What is the status of the Crew Enterprises (NKA) lawsuit?
The case is an active civil matter alleging that executives and affiliated entities misappropriated over $56 million in investor funds. The litigation is ongoing, and no final court determination has been made regarding the unproven allegations of fund diversion.
Are Versity Income Property Notes considered safe?
Many investors now question the safety of these notes due to reports of missed payments and the alleged diversion of syndication proceeds. As Regulation D private placements, they are inherently illiquid and speculative, making them potentially inappropriate for conservative investors.
How do high commissions impact recommendations for Versity products?
Because DSTs and private placements often pay high commissions, some brokers may be incentivized to recommend them regardless of suitability. This can lead to conflicts of interest where the advisor’s profit is prioritized over the client’s financial security.
Who is Brian Nelson of Emerson Equity?
Brian Jensen Nelson is the founder of Versity Investments and a registered representative of Emerson Equity.
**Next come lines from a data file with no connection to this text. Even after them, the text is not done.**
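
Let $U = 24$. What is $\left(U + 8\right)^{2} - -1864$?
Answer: $2888$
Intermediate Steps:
$\left(U + 8\right)^{2} - -1864 = \left(24 + 8\right)^{2} - -1864 = 32^{2} + 1864 = 1024 + 1864 = 2888$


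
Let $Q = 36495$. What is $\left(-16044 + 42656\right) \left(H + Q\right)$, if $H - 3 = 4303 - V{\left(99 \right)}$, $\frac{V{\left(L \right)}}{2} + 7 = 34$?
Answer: $1084359164$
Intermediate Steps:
$V{\left(L \right)} = 54$ ($V{\left(L \right)} = -14 + 2 \cdot 34 = -14 + 68 = 54$)
$H = 4252$ ($H = 3 + \left(4303 - 54\right) = 3 + 4249 = 4252$)
$\left(-16044 + 42656\right) \left(H + Q\right) = \left(-16044 + 42656\right) \left(4252 + 36495\right) = 26612 \cdot 40747 = 1084359164$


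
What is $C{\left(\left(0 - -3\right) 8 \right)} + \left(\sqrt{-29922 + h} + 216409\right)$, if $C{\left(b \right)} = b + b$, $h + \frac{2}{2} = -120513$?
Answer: $216457 + 2 i \sqrt{37609} \approx 2.1646 \cdot 10^{5} + 387.86 i$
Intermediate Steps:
$h = -120514$ ($h = -1 - 120513 = -120514$)
$C{\left(b \right)} = 2 b$
$C{\left(\left(0 - -3\right) 8 \right)} + \left(\sqrt{-29922 + h} + 216409\right) = 2 \left(0 - -3\right) 8 + \left(\sqrt{-29922 - 120514} + 216409\right) = 2 \left(0 + 3\right) 8 + \left(\sqrt{-150436} + 216409\right) = 2 \cdot 3 \cdot 8 + \left(2 i \sqrt{37609} + 216409\right) = 2 \cdot 24 + \left(216409 + 2 i \sqrt{37609}\right) = 48 + \left(216409 + 2 i \sqrt{37609}\right) = 216457 + 2 i \sqrt{37609}$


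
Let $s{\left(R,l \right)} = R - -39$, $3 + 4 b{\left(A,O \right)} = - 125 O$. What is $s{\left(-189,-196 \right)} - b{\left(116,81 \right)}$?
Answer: $2382$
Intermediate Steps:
$b{\left(A,O \right)} = - \frac{3}{4} - \frac{125 O}{4}$ ($b{\left(A,O \right)} = - \frac{3}{4} + \frac{\left(-125\right) O}{4} = - \frac{3}{4} - \frac{125 O}{4}$)
$s{\left(R,l \right)} = 39 + R$ ($s{\left(R,l \right)} = R + 39 = 39 + R$)
$s{\left(-189,-196 \right)} - b{\left(116,81 \right)} = \left(39 - 189\right) - \left(- \frac{3}{4} - \frac{10125}{4}\right) = -150 - \left(- \frac{3}{4} - \frac{10125}{4}\right) = -150 - -2532 = -150 + 2532 = 2382$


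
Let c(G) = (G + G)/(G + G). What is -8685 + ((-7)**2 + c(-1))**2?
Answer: -6185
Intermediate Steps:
c(G) = 1 (c(G) = (2*G)/((2*G)) = (2*G)*(1/(2*G)) = 1)
-8685 + ((-7)**2 + c(-1))**2 = -8685 + ((-7)**2 + 1)**2 = -8685 + (49 + 1)**2 = -8685 + 50**2 = -8685 + 2500 = -6185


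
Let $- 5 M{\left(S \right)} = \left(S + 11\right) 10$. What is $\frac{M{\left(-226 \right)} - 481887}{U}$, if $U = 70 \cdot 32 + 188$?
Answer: $- \frac{481457}{2428} \approx -198.29$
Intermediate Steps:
$M{\left(S \right)} = -22 - 2 S$ ($M{\left(S \right)} = - \frac{\left(S + 11\right) 10}{5} = - \frac{\left(11 + S\right) 10}{5} = - \frac{110 + 10 S}{5} = -22 - 2 S$)
$U = 2428$ ($U = 2240 + 188 = 2428$)
$\frac{M{\left(-226 \right)} - 481887}{U} = \frac{\left(-22 - -452\right) - 481887}{2428} = \left(\left(-22 + 452\right) - 481887\right) \frac{1}{2428} = \left(430 - 481887\right) \frac{1}{2428} = \left(-481457\right) \frac{1}{2428} = - \frac{481457}{2428}$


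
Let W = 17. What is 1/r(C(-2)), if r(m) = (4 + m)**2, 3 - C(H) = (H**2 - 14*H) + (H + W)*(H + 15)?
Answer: 1/48400 ≈ 2.0661e-5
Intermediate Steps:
C(H) = 3 - H**2 + 14*H - (15 + H)*(17 + H) (C(H) = 3 - ((H**2 - 14*H) + (H + 17)*(H + 15)) = 3 - ((H**2 - 14*H) + (17 + H)*(15 + H)) = 3 - ((H**2 - 14*H) + (15 + H)*(17 + H)) = 3 - (H**2 - 14*H + (15 + H)*(17 + H)) = 3 + (-H**2 + 14*H - (15 + H)*(17 + H)) = 3 - H**2 + 14*H - (15 + H)*(17 + H))
1/r(C(-2)) = 1/((4 + (-252 - 18*(-2) - 2*(-2)**2))**2) = 1/((4 + (-252 + 36 - 2*4))**2) = 1/((4 + (-252 + 36 - 8))**2) = 1/((4 - 224)**2) = 1/((-220)**2) = 1/48400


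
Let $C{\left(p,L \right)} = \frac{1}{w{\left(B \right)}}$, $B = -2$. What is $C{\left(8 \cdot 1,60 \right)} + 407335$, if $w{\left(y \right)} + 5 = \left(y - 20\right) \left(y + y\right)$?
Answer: $\frac{33808806}{83} \approx 4.0734 \cdot 10^{5}$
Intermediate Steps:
$w{\left(y \right)} = -5 + 2 y \left(-20 + y\right)$ ($w{\left(y \right)} = -5 + \left(y - 20\right) \left(y + y\right) = -5 + \left(-20 + y\right) 2 y = -5 + 2 y \left(-20 + y\right)$)
$C{\left(p,L \right)} = \frac{1}{83}$ ($C{\left(p,L \right)} = \frac{1}{-5 - -80 + 2 \left(-2\right)^{2}} = \frac{1}{-5 + 80 + 2 \cdot 4} = \frac{1}{-5 + 80 + 8} = \frac{1}{83}$)
$C{\left(8 \cdot 1,60 \right)} + 407335 = \frac{1}{83} + 407335 = \frac{33808806}{83}$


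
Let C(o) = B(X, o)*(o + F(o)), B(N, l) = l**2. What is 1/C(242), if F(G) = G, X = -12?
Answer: 1/28344976 ≈ 3.5280e-8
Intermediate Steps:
C(o) = 2*o**3 (C(o) = o**2*(o + o) = o**2*(2*o) = 2*o**3)
1/C(242) = 1/(2*242**3) = 1/(2*14172488) = 1/28344976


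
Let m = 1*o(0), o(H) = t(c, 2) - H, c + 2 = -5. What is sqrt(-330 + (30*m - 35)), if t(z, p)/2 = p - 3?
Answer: 5*I*sqrt(17) ≈ 20.616*I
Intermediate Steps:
c = -7 (c = -2 - 5 = -7)
t(z, p) = -6 + 2*p (t(z, p) = 2*(p - 3) = 2*(-3 + p) = -6 + 2*p)
o(H) = -2 - H (o(H) = (-6 + 2*2) - H = (-6 + 4) - H = -2 - H)
m = -2 (m = 1*(-2 - 1*0) = 1*(-2 + 0) = 1*(-2) = -2)
sqrt(-330 + (30*m - 35)) = sqrt(-330 + (30*(-2) - 35)) = sqrt(-330 + (-60 - 35)) = sqrt(-330 - 95) = sqrt(-425) = 5*I*sqrt(17)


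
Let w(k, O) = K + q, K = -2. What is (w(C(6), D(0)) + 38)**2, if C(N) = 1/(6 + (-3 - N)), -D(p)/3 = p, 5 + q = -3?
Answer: 784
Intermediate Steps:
q = -8 (q = -5 - 3 = -8)
D(p) = -3*p
C(N) = 1/(3 - N)
w(k, O) = -10 (w(k, O) = -2 - 8 = -10)
(w(C(6), D(0)) + 38)**2 = (-10 + 38)**2 = 28**2 = 784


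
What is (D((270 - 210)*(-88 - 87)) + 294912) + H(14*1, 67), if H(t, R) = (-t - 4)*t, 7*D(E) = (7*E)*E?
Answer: 110544660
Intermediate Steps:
D(E) = E² (D(E) = ((7*E)*E)/7 = (7*E²)/7 = E²)
H(t, R) = t*(-4 - t) (H(t, R) = (-4 - t)*t = t*(-4 - t))
(D((270 - 210)*(-88 - 87)) + 294912) + H(14*1, 67) = (((270 - 210)*(-88 - 87))² + 294912) - 14*1*(4 + 14*1) = ((60*(-175))² + 294912) - 1*14*(4 + 14) = ((-10500)² + 294912) - 1*14*18 = (110250000 + 294912) - 252 = 110544912 - 252 = 110544660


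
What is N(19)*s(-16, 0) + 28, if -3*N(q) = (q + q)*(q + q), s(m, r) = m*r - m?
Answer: -23020/3 ≈ -7673.3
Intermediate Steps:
s(m, r) = -m + m*r
N(q) = -4*q²/3 (N(q) = -(q + q)*(q + q)/3 = -2*q*2*q/3 = -4*q²/3)
N(19)*s(-16, 0) + 28 = (-4/3*19²)*(-16*(-1 + 0)) + 28 = (-4/3*361)*(-16*(-1)) + 28 = -1444/3*16 + 28 = -23104/3 + 28 = -23020/3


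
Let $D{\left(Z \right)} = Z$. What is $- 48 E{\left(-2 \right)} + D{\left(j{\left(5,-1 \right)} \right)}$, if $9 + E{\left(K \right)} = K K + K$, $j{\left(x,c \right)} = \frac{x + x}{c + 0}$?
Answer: $326$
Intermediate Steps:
$j{\left(x,c \right)} = \frac{2 x}{c}$
$E{\left(K \right)} = -9 + K + K^{2}$ ($E{\left(K \right)} = -9 + \left(K K + K\right) = -9 + \left(K^{2} + K\right) = -9 + \left(K + K^{2}\right) = -9 + K + K^{2}$)
$- 48 E{\left(-2 \right)} + D{\left(j{\left(5,-1 \right)} \right)} = - 48 \left(-9 - 2 + \left(-2\right)^{2}\right) + 2 \cdot 5 \frac{1}{-1} = - 48 \left(-9 - 2 + 4\right) + 2 \cdot 5 \left(-1\right) = \left(-48\right) \left(-7\right) - 10 = 336 - 10 = 326$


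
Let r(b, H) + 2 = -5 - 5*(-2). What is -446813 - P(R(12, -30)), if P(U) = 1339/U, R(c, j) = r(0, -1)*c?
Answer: -16086607/36 ≈ -4.4685e+5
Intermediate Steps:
r(b, H) = 3 (r(b, H) = -2 + (-5 - 5*(-2)) = -2 + (-5 + 10) = -2 + 5 = 3)
R(c, j) = 3*c
-446813 - P(R(12, -30)) = -446813 - 1339/(3*12) = -446813 - 1339/36 = -16086607/36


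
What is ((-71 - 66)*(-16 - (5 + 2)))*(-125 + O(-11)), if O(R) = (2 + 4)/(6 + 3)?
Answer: -1175323/3 ≈ -3.9177e+5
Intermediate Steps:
O(R) = ⅔ (O(R) = 6/9 = 6*(⅑) = ⅔)
((-71 - 66)*(-16 - (5 + 2)))*(-125 + O(-11)) = ((-71 - 66)*(-16 - (5 + 2)))*(-125 + ⅔) = -137*(-16 - 1*7)*(-373/3) = -137*(-16 - 7)*(-373/3) = -137*(-23)*(-373/3) = 3151*(-373/3) = -1175323/3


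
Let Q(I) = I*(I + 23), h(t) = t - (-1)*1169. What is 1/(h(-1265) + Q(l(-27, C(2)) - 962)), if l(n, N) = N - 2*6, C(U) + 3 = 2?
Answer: 1/928104 ≈ 1.0775e-6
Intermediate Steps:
C(U) = -1 (C(U) = -3 + 2 = -1)
l(n, N) = -12 + N (l(n, N) = N - 12 = -12 + N)
h(t) = 1169 + t (h(t) = t - 1*(-1169) = t + 1169 = 1169 + t)
Q(I) = I*(23 + I)
1/(h(-1265) + Q(l(-27, C(2)) - 962)) = 1/((1169 - 1265) + ((-12 - 1) - 962)*(23 + ((-12 - 1) - 962))) = 1/(-96 + (-13 - 962)*(23 + (-13 - 962))) = 1/(-96 - 975*(23 - 975)) = 1/(-96 - 975*(-952)) = 1/(-96 + 928200) = 1/928104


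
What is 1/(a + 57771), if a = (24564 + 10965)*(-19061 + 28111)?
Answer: 1/321595221 ≈ 3.1095e-9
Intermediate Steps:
a = 321537450 (a = 35529*9050 = 321537450)
1/(a + 57771) = 1/(321537450 + 57771) = 1/321595221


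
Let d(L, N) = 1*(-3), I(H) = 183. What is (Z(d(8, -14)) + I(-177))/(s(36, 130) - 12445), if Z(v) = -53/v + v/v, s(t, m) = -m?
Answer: -121/7545 ≈ -0.016037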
His regulatory record reflects 14 disclosures, with multiple pending claims involving allegations of fraud and unsuitable advice.
Can I recover money lost in Versity or Crew Enterprises investments?
Yes, investors may be able to recoup losses through arbitration if their brokerage firm failed to disclose risks, made unsuitable recommendations, or failed in its duty of supervision. An experienced attorney can help assemble the necessary documentation to build a focused claim for recovery.